Tuesday, December 28, 2010

blaming the poor

(Apology: This entry is not well structured on account of being written after my sleep was disturbed,...)

The other day I had a casual conversation with a woman working in an El Paso hospital.
I was surprised to hear her say something roughly like the following:

I am of Hispanic descent, but it bothers me when I see people here getting free medical care.
I mean my father and mother worked all their lives so they could have health care; but these
people come from Mexico and they don't...

Now, that's not exactly what she said, but the general idea is something I've heard expressed several times by different people here in the land of the free.

I suspect, however, that this is simply a fallacious inference. The people making this complaint never stop to think about damage or unfairness from the other end of the socio-economomic divide. To what extent do the super-rich receive benefits from the government in the form of tax cuts, or even government subsidies, etc.? (Consider the way in which George W. Bush earned his first million--via investing the money of wealthy friends, plus getting the benefit of a new baseball stadium built with taxpayer money.....)

[Moreover, even if someone comes from Mexico to use a USA hospital, I don't see that is necessarily wrong. The USA and Mexico have economic connections. NAFTA has damaged the Mexican economy and increased poverty, while benefitting people in the USA. Unfortunately the woman I was talking to today is not among those who benefit from NAFTA, so there is an irony here. She is as much a victim of the USA ruling class as are the people she is criticizing. So, ultimately, that's sad and a sign of successful propaganda, a political/cultural system which prevents people from seeing clearly.]

What about the freebies and perks which the super-rich get?

That's a question the complainers never seem to ponder.

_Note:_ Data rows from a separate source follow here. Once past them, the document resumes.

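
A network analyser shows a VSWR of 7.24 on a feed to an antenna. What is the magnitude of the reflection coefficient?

|Γ| ≈ 0.757

|Γ| = (S − 1)/(S + 1) = (7.24 − 1)/(7.24 + 1) = 6.24/8.24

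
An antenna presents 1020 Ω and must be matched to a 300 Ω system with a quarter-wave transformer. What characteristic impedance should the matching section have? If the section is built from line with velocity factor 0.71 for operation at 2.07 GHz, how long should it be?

Z_qwt = √(Z_0·R_L) = √(300 × 1020) = √306000
λ = 0.71·c/f = 0.103 m, so l = λ/4 = 0.0257 m

Z_qwt ≈ 553 Ω; length ≈ 2.57 cm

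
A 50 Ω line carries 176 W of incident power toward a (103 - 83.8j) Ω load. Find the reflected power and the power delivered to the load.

P_reflected ≈ 56.9 W; P_delivered ≈ 119 W

|Γ| = |(53 − j83.8)/(153 − j83.8)| = 0.568
|Γ|² = 0.323
P_refl = |Γ|²·P_inc = 56.9 W, P_del = (1 − |Γ|²)·P_inc = 119 W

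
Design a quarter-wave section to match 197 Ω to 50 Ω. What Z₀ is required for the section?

Z_qwt = √(Z_0·R_L) = √(50 × 197) = √9850

Z_qwt ≈ 99.2 Ω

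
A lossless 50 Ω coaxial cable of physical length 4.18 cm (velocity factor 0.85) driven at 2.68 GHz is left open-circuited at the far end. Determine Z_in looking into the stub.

Z_in ≈ +j125 Ω

λ = v/f = 0.85·c / 2.68 GHz = 0.0951 m
βl = 2π·l/λ = 2π × 0.439 = 158°
tan(βl) = -0.401
For an open-circuited stub, Z_in = −jZ_0·cot(βl) = −jZ_0/tan(βl)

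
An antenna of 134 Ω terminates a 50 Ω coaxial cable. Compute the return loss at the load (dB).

RL ≈ 6.81 dB

Γ = (134 − 50)/(134 + 50) = 0.457
RL = −20·log₁₀|Γ| = −20·log₁₀(0.457)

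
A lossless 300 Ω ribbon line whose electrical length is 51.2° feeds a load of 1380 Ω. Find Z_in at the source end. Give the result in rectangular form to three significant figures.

Z_in ≈ 104 − j223 Ω

tan(βl) = tan(51.2°) = 1.24
Z_in = Z_0·(Z_L + jZ_0·tanβl)/(Z_0 + jZ_L·tanβl)
     = 300·(1380 + j373)/(300 + j1720)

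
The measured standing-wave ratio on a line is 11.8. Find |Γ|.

|Γ| = (S − 1)/(S + 1) = (11.8 − 1)/(11.8 + 1) = 10.8/12.8

|Γ| ≈ 0.844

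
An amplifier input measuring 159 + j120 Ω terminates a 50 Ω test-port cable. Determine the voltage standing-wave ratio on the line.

Γ = (Z_L − Z_0)/(Z_L + Z_0) = (109 + j120)/(209 + j120)
|Γ| = 162/241 = 0.673
VSWR = (1 + |Γ|)/(1 − |Γ|) = 1.67/0.327

VSWR ≈ 5.11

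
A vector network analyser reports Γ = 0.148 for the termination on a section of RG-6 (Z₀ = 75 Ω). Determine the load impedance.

Z_L = Z_0·(1 + Γ)/(1 − Γ) = 75·(1.15)/(0.852)

Z_L ≈ 101 Ω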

(Do you tell me it's all a matter of "trickle down" economics? Sorry, that myth
is very adequately debunked in John Quiggin's Zombie Economics (2010, Princeton University Press)

There should be a name for this fallacy, but I'm not able to make one up right now.

(The rule seems to be: When in doubt about the cause of a social problem, blame the people least able to defend themselves, or blame those at the bottom of the social hierarchy...
Or, perhaps: Notice the small crimes of the poor, and ignore the larger crimes of the wealthy....
Only I'm not so sure about the assumption that the poor are actually guilty of any crime or wrong-doing when they use the system any way they can in order to simply survive... The Elephant in the room that's being ignored is: There shouldn't be any poor people AND their poverty is a consequence of the wealth of the Super-Rich!)

The error here is tantamount to focusing on a mouse that's just stolen a crumb of cheese which fell off your table .... at the same time you fail to see the hungry beast standing behind you, ready to devour you.....

(That image is not quite accurate, but it will have to do for now.)